During these past 3.5 months I went out partying maybe twice.
The thing is this:
When you want to get stuff done, when you want to build (and not just manage) something, you just can’t do what everybody else is doing.
You have to focus on your own shit. Otherwise you could have stayed at home..
I call bullshit on everyone who says that being a digital nomad is like living the dream. It’s one of the hardest things out there.
And it can be very lonely. I just don’t think that most people are ready for this. Most people don’t know how to spend quality time with themselves anymore.
And if there’s one thing I think that disqualifies almost everyone for being a digital nomad it’s this.
If you’re not able to be alone a lot, then being a digital nomad is definitely not for you.
One of the most important things to get stuff done is to have a routine. And it’s sooo hard to get a routine up and running when you’re constantly changing places.
I found this to be THE most important thing for me to get going.
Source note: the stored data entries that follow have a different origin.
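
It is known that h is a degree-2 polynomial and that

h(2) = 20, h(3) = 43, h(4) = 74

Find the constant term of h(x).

-2

Write h(x) = ax² + bx + c; the 3 given values yield a linear system in the 3 coefficients.
Solving, h(x) = 4x² + 3x - 2.
The constant term is h(0) = -2.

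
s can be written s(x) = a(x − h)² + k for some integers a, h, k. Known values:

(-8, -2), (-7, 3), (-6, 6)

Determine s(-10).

-18

First differences 5, 3; second difference -2 = 2a, so a = -1.
Expanding, the x-coefficient is −2ah = 2h; matching it to the data gives h = -5, and then k = 7.
So s(x) = -1(x + 5)² + 7.
s(-10) = -1·(-5)² + 7 = -18.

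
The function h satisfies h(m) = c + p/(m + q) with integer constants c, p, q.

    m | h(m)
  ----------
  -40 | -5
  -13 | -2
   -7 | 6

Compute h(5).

-10

(h(m) − c)(m + q) = p for each data point; the three points give a linear system in c and q, then p follows.
Solving: c = -6, q = 4, p = -36, so h(m) = -6 − 36/(m + 4).
Then h(5) = -6 − 36/9 = -10.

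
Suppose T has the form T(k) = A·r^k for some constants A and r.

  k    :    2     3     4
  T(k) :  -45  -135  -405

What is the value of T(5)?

Consecutive ratio: -135/(-45) = 3, and -405/(-135) = 3, so r = 3.
Then A·3^2 = -45 gives A = -5, and T(k) = -5·3^k.
T(5) = -5·3^5 = -1215.

-1215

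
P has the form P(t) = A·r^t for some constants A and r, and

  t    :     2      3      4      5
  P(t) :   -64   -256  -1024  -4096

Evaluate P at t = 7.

Consecutive ratio: -256/(-64) = 4, and -1024/(-256) = 4, so r = 4.
Then A·4^2 = -64 gives A = -4, and P(t) = -4·4^t.
P(7) = -4·4^7 = -65536.

-65536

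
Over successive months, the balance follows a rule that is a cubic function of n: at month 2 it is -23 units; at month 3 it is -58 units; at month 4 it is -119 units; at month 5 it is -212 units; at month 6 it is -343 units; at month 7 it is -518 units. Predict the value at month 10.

Write the value at n as f(n).
First differences: -35, -61, -93, -131, -175. Second differences: -26, -32, -38, -44. Third differences: -6, -6, -6.
Level-3 differences are constant, so f has degree 3.
Fitting a degree-3 polynomial gives f(n) = -n³ - 4n² + 4n - 7.
Then f(10) = -1367.

-1367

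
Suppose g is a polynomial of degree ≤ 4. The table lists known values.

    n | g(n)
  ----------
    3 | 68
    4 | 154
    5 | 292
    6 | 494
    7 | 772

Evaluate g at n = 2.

22

First differences: 86, 138, 202, 278. Second differences: 52, 64, 76. Third differences: 12, 12.
Level-3 differences are constant, so g has degree 3.
Fitting a degree-3 polynomial gives g(n) = 2n³ + 2n² - 2n + 2.
Then g(2) = 22.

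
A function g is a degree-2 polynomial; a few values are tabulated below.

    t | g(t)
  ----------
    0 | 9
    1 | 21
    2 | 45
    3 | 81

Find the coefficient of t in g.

First differences: 12, 24, 36. Second differences: 12, 12.
Level-2 differences are constant, so g has degree 2.
Fitting a degree-2 polynomial gives g(t) = 6t² + 6t + 9.
The coefficient of t is 6.

6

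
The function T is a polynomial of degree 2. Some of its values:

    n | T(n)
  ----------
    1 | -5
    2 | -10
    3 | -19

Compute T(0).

Write T(n) = an² + bn + c; the 3 given values yield a linear system in the 3 coefficients.
Solving, T(n) = -2n² + n - 4.
Then T(0) = -4.

-4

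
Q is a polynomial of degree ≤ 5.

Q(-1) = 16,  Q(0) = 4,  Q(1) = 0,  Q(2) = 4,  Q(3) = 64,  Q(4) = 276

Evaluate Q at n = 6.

First differences: -12, -4, 4, 60, 212. Second differences: 8, 8, 56, 152. Third differences: 0, 48, 96. Fourth differences: 48, 48.
Level-4 differences are constant, so Q has degree 4.
Fitting a degree-4 polynomial gives Q(n) = 2n^4 - 4n³ + 2n² - 4n + 4.
Then Q(6) = 1780.

1780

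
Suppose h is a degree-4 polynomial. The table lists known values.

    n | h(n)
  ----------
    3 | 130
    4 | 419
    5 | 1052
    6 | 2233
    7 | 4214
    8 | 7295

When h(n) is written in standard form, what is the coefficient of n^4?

First differences: 289, 633, 1181, 1981, 3081. Second differences: 344, 548, 800, 1100. Third differences: 204, 252, 300. Fourth differences: 48, 48.
Level-4 differences are constant, so h has degree 4.
Fitting a degree-4 polynomial gives h(n) = 2n^4 - 2n³ + 2n² - n + 7.
The coefficient of n^4 is 2.

2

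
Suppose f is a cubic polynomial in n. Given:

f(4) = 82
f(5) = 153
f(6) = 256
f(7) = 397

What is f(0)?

Write f(n) = an³ + bn² + cn + d; the 4 given values yield a linear system in the 4 coefficients.
Solving, f(n) = n³ + n² + n - 2.
The constant term is f(0) = -2.

-2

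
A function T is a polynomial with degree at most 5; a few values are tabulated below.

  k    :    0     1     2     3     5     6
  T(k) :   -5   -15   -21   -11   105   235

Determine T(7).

429

Write T(k) = ak^5 + bk^4 + ck³ + dk² + ek + p; the 6 given values yield a linear system in the 6 coefficients.
Solving, the top 2 coefficients vanish, and T(k) = 2k³ - 4k² - 8k - 5.
Then T(7) = 429.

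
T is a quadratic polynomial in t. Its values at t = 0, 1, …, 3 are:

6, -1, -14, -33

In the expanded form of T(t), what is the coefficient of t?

First differences: -7, -13, -19. Second differences: -6, -6.
Level-2 differences are constant, so T has degree 2.
Fitting a degree-2 polynomial gives T(t) = -3t² - 4t + 6.
The coefficient of t is -4.

-4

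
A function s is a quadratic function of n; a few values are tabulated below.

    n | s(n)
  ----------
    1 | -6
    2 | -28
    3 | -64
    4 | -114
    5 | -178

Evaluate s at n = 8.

-454

First differences: -22, -36, -50, -64. Second differences: -14, -14, -14.
Level-2 differences are constant, so s has degree 2.
Fitting a degree-2 polynomial gives s(n) = -7n² - n + 2.
Then s(8) = -454.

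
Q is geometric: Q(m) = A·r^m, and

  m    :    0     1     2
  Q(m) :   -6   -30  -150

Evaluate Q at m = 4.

Consecutive ratio: -30/(-6) = 5, and -150/(-30) = 5, so r = 5.
Then A·5^0 = -6 gives A = -6, and Q(m) = -6·5^m.
Q(4) = -6·5^4 = -3750.

-3750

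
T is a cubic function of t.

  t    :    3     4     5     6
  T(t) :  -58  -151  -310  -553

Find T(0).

5

Write T(t) = at³ + bt² + ct + d; the 4 given values yield a linear system in the 4 coefficients.
Solving, T(t) = -3t³ + 3t² - 3t + 5.
Then T(0) = 5.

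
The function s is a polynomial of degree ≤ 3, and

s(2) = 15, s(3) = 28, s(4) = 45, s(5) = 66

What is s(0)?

1

First differences: 13, 17, 21. Second differences: 4, 4.
Level-2 differences are constant, so s has degree 2.
Fitting a degree-2 polynomial gives s(m) = 2m² + 3m + 1.
The constant term is s(0) = 1.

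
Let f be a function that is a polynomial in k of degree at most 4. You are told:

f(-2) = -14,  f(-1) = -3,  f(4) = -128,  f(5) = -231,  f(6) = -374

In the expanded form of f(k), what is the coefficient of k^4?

Write f(k) = ak^4 + bk³ + ck² + dk + e; the 5 given values yield a linear system in the 5 coefficients.
Solving, the leading coefficient vanishes, and f(k) = -k³ - 5k² + 3k + 4.
The coefficient of k^4 is 0.

0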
To have something I do EVERY day. What helped me sooo much to keep on going was to write and publish one blog post every day.
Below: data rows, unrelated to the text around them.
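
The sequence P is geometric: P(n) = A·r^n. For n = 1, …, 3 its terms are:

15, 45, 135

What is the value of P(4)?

405

Consecutive ratio: 45/15 = 3, and 135/45 = 3, so r = 3.
Then A·3^1 = 15 gives A = 5, and P(n) = 5·3^n.
P(4) = 5·3^4 = 405.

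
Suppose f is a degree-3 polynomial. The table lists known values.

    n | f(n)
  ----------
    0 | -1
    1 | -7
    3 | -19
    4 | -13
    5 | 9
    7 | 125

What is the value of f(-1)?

Write f(n) = an³ + bn² + cn + d; the 6 given values yield a linear system in the 4 coefficients.
Solving, f(n) = n³ - 4n² - 3n - 1.
Then f(-1) = -3.

-3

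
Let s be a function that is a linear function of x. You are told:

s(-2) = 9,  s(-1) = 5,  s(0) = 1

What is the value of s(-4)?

17

First differences: -4, -4.
Level-1 differences are constant, so s has degree 1.
Fitting a degree-1 polynomial gives s(x) = -4x + 1.
Then s(-4) = 17.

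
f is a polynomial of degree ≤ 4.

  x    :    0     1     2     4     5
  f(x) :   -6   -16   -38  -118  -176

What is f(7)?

Write f(x) = ax^4 + bx³ + cx² + dx + e; the 5 given values yield a linear system in the 5 coefficients.
Solving, the top 2 coefficients vanish, and f(x) = -6x² - 4x - 6.
Then f(7) = -328.

-328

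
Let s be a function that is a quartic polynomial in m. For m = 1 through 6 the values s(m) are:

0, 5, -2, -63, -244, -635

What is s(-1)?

2

First differences: 5, -7, -61, -181, -391. Second differences: -12, -54, -120, -210. Third differences: -42, -66, -90. Fourth differences: -24, -24.
Level-4 differences are constant, so s has degree 4.
Fitting a degree-4 polynomial gives s(m) = -m^4 + 3m³ + m² - 4m + 1.
Then s(-1) = 2.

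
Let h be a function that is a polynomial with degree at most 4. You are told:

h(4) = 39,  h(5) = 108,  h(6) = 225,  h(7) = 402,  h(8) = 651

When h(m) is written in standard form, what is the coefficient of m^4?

0

Write h(m) = am^4 + bm³ + cm² + dm + e; the 5 given values yield a linear system in the 5 coefficients.
Solving, the leading coefficient vanishes, and h(m) = 2m³ - 6m² + m + 3.
The coefficient of m^4 is 0.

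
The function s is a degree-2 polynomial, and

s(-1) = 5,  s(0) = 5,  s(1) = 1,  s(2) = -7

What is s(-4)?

-19

Write s(k) = ak² + bk + c; the 4 given values yield a linear system in the 3 coefficients.
Solving, s(k) = -2k² - 2k + 5.
Then s(-4) = -19.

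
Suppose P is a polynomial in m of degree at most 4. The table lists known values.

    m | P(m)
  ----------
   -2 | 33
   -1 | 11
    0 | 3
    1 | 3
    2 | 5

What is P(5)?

First differences: -22, -8, 0, 2. Second differences: 14, 8, 2. Third differences: -6, -6.
Level-3 differences are constant, so P has degree 3.
Fitting a degree-3 polynomial gives P(m) = -m³ + 4m² - 3m + 3.
Then P(5) = -37.

-37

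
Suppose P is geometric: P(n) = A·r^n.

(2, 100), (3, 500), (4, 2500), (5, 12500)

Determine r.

5

Consecutive ratio: 500/100 = 5, and 2500/500 = 5, so r = 5.
Then A·5^2 = 100 gives A = 4, and P(n) = 4·5^n.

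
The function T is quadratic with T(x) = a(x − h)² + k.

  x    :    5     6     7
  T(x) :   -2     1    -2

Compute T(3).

First differences 3, -3; second difference -6 = 2a, so a = -3.
Expanding, the x-coefficient is −2ah = 6h; matching it to the data gives h = 6, and then k = 1.
So T(x) = -3(x − 6)² + 1.
T(3) = -3·(-3)² + 1 = -26.

-26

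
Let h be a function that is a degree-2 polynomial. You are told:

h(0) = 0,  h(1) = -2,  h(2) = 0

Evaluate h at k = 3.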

No matter how many hours I spent traveling in a bus, no matter what obstacles I encountered during the day, I always pushed myself to do this one thing.
And once I did it, I was usually able to do some more thing. I think if you don’t have a routine, you won’t be able to make it work.
# successful digital nomads
Here’s the thing.
The digital nomad hype is filled by people making money selling you the dream. The dream of how amazing it is to be a digital nomad.
I think it’s safe to say that there’s a digital nomad bubble.
Just show me one successful digital nomad who is making a living without trying to sell you his lifestyle. Or her freedom package. Or whatever online course to change the world. Or whatever tickets to whatever digital nomad conference.
The really successful digital nomads, the ones you’ve probably never heard of, the ones who don’t brag about being a digital nomad, are usually the ones who just do it and don’t talk about it. The ones who just do their thing.
The only thing I see how being a digital nomad might work out is to freelance. But this doesn’t work over night. It needs years and years to make a name for yourself.
You can’t just quit your job and start freelancing from an island tomorrow.
You need to build your network first. And your portfolio of clients. And this will take a lot more than just buying an online course on how to build a freedom business..
# managing vs. building
What might also work is to just manage an already well running business. A business you’ve already built BEFORE you became a digital nomad.
Starting an online business from scratch, starting anything from scratch while traveling and enjoying life at the same time is just not possible.
Unless you’re trying to sell people your lifestyle (or the digital nomad lifestyle). Then it’s another story. Because it works. It’s probably the only thing that really works.
That’s why most of these so called digital nomads choose that path. And I’m not blaming them. I do the same. And I’m a strong believer in doing the things that work.
What worked yesterday might not work anymore tomorrow. But some things will always work.
No matter how many robots are out there. Or how many algorithms are replacing our jobs.